As I mentioned, I was thoroughly enjoying Lucky, a memoir by Alice Sebold, author of The Lovely Bones. Or maybe I didn’t mention the enjoying part, just the grisliness of the rape depiction.
The rape is described about a bajillion more times throughout the book, as she reports it to the police and her parents. And then again to the police when a suspect is arrested. And then again in the preliminary hearing and before the grand jury. And during the trial.
It doesn’t get old. I don’t know what it would be like to read the words, but hearing her speak them on the audio CD is rather lyrical. She did have to tell the story dozens of times. I found even the repetition of exact phrasing to be compelling. Especially during the trial when the defense attorney repeats every one of her answers back to her as though she’s lying. (“How far away would you say he was?” (“A hundred yards, 150 at most.” “A hundred yards? One hundred fifty at most??”)

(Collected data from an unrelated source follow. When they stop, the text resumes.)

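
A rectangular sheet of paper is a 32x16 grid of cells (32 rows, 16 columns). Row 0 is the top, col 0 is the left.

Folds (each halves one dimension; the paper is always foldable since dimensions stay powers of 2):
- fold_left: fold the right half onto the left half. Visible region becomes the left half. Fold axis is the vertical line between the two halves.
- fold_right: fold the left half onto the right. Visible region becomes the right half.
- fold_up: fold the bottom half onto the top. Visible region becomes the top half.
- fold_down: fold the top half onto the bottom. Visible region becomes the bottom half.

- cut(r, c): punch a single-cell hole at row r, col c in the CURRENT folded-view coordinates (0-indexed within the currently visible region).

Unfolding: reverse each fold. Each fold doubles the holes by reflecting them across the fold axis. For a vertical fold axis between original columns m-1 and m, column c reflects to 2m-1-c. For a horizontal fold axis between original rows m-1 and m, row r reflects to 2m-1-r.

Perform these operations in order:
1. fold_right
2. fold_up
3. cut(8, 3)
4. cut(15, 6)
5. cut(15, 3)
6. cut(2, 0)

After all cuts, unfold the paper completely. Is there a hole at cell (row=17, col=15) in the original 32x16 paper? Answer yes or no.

Op 1 fold_right: fold axis v@8; visible region now rows[0,32) x cols[8,16) = 32x8
Op 2 fold_up: fold axis h@16; visible region now rows[0,16) x cols[8,16) = 16x8
Op 3 cut(8, 3): punch at orig (8,11); cuts so far [(8, 11)]; region rows[0,16) x cols[8,16) = 16x8
Op 4 cut(15, 6): punch at orig (15,14); cuts so far [(8, 11), (15, 14)]; region rows[0,16) x cols[8,16) = 16x8
Op 5 cut(15, 3): punch at orig (15,11); cuts so far [(8, 11), (15, 11), (15, 14)]; region rows[0,16) x cols[8,16) = 16x8
Op 6 cut(2, 0): punch at orig (2,8); cuts so far [(2, 8), (8, 11), (15, 11), (15, 14)]; region rows[0,16) x cols[8,16) = 16x8
Unfold 1 (reflect across h@16): 8 holes -> [(2, 8), (8, 11), (15, 11), (15, 14), (16, 11), (16, 14), (23, 11), (29, 8)]
Unfold 2 (reflect across v@8): 16 holes -> [(2, 7), (2, 8), (8, 4), (8, 11), (15, 1), (15, 4), (15, 11), (15, 14), (16, 1), (16, 4), (16, 11), (16, 14), (23, 4), (23, 11), (29, 7), (29, 8)]
Holes: [(2, 7), (2, 8), (8, 4), (8, 11), (15, 1), (15, 4), (15, 11), (15, 14), (16, 1), (16, 4), (16, 11), (16, 14), (23, 4), (23, 11), (29, 7), (29, 8)]

Answer: no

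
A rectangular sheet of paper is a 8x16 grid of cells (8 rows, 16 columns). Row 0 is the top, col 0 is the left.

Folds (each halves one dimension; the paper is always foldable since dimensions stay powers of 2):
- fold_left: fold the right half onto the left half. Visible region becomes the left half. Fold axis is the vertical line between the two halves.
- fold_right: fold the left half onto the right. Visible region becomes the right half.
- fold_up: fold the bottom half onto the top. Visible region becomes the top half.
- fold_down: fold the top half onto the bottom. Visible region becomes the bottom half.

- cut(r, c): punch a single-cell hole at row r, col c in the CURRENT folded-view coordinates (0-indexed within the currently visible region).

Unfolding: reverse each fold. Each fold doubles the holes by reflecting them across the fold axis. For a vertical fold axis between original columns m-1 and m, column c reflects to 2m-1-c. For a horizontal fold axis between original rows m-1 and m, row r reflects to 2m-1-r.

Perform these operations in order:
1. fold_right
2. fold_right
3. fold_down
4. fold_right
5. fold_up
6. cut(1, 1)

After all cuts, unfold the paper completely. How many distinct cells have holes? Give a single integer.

Answer: 32

Derivation:
Op 1 fold_right: fold axis v@8; visible region now rows[0,8) x cols[8,16) = 8x8
Op 2 fold_right: fold axis v@12; visible region now rows[0,8) x cols[12,16) = 8x4
Op 3 fold_down: fold axis h@4; visible region now rows[4,8) x cols[12,16) = 4x4
Op 4 fold_right: fold axis v@14; visible region now rows[4,8) x cols[14,16) = 4x2
Op 5 fold_up: fold axis h@6; visible region now rows[4,6) x cols[14,16) = 2x2
Op 6 cut(1, 1): punch at orig (5,15); cuts so far [(5, 15)]; region rows[4,6) x cols[14,16) = 2x2
Unfold 1 (reflect across h@6): 2 holes -> [(5, 15), (6, 15)]
Unfold 2 (reflect across v@14): 4 holes -> [(5, 12), (5, 15), (6, 12), (6, 15)]
Unfold 3 (reflect across h@4): 8 holes -> [(1, 12), (1, 15), (2, 12), (2, 15), (5, 12), (5, 15), (6, 12), (6, 15)]
Unfold 4 (reflect across v@12): 16 holes -> [(1, 8), (1, 11), (1, 12), (1, 15), (2, 8), (2, 11), (2, 12), (2, 15), (5, 8), (5, 11), (5, 12), (5, 15), (6, 8), (6, 11), (6, 12), (6, 15)]
Unfold 5 (reflect across v@8): 32 holes -> [(1, 0), (1, 3), (1, 4), (1, 7), (1, 8), (1, 11), (1, 12), (1, 15), (2, 0), (2, 3), (2, 4), (2, 7), (2, 8), (2, 11), (2, 12), (2, 15), (5, 0), (5, 3), (5, 4), (5, 7), (5, 8), (5, 11), (5, 12), (5, 15), (6, 0), (6, 3), (6, 4), (6, 7), (6, 8), (6, 11), (6, 12), (6, 15)]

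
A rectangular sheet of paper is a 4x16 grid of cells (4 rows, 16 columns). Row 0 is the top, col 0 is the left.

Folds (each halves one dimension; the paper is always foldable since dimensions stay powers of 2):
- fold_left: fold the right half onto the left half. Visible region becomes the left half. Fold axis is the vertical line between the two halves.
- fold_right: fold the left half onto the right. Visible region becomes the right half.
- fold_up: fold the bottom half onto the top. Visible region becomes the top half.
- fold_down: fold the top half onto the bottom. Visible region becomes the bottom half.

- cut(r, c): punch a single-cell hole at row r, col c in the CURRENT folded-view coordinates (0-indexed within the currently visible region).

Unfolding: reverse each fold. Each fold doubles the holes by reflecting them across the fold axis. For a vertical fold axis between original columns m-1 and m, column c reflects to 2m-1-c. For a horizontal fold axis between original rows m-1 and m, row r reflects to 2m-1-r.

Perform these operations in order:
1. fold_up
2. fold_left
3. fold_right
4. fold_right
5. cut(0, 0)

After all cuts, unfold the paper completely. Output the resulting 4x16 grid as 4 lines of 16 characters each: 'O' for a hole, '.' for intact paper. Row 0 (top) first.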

Even though nothing bad has ever happened to me in my entire life, I related to her. I imagined that if I were to go through something like that, I would handle it as she had: “The best rape witness ever seen on the stand.”
I was dumbstruck, therefore, when listening to one of the last tracks of the book. (This is one thing I don’t like about the audio experience…stories end rather abruptly when you can’t tell with your fingers how many pages are left.) The chapter that begins with “Aftermath…” describes Alice procuring and then snorting cheap heroin.
Heroin? What happened to the heroine whose rape accusations were believable in part because she was stone-cold sober when it happened? Pot or acid, fine, but heroin? I’m so disillusioned.